When Tony is visiting Janice she starts complaining about a pain in her wrist, which might need an operation, caused by the Russian thug who came to take back Svetlana's prosthetic leg. Tony obtains his name and place of work, and he and Furio beat him up and throw him through the glass window of a store's Christmas display. Though badly shaken at first when she sees on TV what Tony has done, Janice is also grateful, and immediately wants to write a song about brotherhood.

Charmaine, newly separated from Artie, looks glamorous at Nuovo Vesuvio. Tony compliments her, but she responds by blaming him for changes in Artie's character. He angrily walks out, along with Christopher and Silvio. They go to a strip club. Jackie Jr. is there, getting a lap dance. Enraged, Tony takes him to the bathroom and beats him up. He confiscates the gun Ralphie gave him, and knees him in the groin, leaving him on the floor.

On Christmas morning, the Sopranos are opening their gifts when Jackie arrives with presents from his mother, and his own present for Meadow, an engraved necklace that reads "I will always be true". She ostentatiously embraces and kisses him, while he glances at Tony. Alone with Tony, Jackie tells him he has flunked out of Rutgers but believes he can be serious and successful in men's fashion. He keeps apologizing, but Tony says, "I haven't decided what to do with you." After Jackie leaves, Meadow gives Tony her present, a Big Mouth Billy Bass. As his family laughs in amusement, he forces a smile and laughs.

==Title reference==
- The episode's title is taken from a verse of the Christmas carol "God Rest Ye Merry, Gentlemen".

==Cultural references==
- Tony switches on the television. Seeing It's a Wonderful Life is on, he quickly switches it off, saying, "Ah Jesus. Enough already."
- Pussy mentions that he flew with '90s budget airline ValuJet.
- Christopher states that there is significant money in the Grinch, and references the choice to cast Jim Carrey as the Grinch.
- The OJ Simpson trial is shown throughout the 1995 flashback scenes.
- The Russians mention that Russian Christmas doesn't occur until January. He also mentions IBM ThinkPads.
- Janice is taking Percodan (oxycodone/aspirin) for her wrist injury.

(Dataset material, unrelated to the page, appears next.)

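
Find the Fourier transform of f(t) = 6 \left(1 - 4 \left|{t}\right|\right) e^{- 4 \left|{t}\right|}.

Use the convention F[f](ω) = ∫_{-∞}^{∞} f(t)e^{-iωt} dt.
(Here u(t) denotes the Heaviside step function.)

F(ω) = \frac{96 \omega^{2}}{\left(\omega^{2} + 16\right)^{2}}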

==References to prior episodes==
- The Big Mouth Billy Bass, including the song "Take Me to the River", was previously featured in the episode "Second Opinion".
- The Asbury Park boardwalk in winter, along with the view of the sea closing the episode, was previously featured in "Funhouse".

==Production==
- Recurring series cinematographer Alik Sakharov makes a cameo appearance as Agron, accountant of the Russian money laundering business.

== Music ==
- The song played over the end credits is "I've Got a Feeling" by the American Sacred Steel gospel group, The Campbell Brothers with Katie Jackson.
- During the 1995 Christmas flashback at Satriale's, the jukebox was playing "The Chipmunk Song (Christmas Don't Be Late)", by The Chipmunks.
- The song Silvio has turned off in the Bada Bing is "The Cycle" from Virgos Merlot's Signs of a Vacant Soul album.
- "Funky Drummer Boy", a remixed version of "The Little Drummer Boy" from Thornetta Davis plays at the rival strip club where Tony beats up Jackie Jr.
- The song playing while Bobby Baccalà is playing Santa is "Santa Baby" by Eartha Kitt.
- The song playing while Tony, Silvio, and Paulie are eating in Vesuvio is "White Christmas" by The Drifters.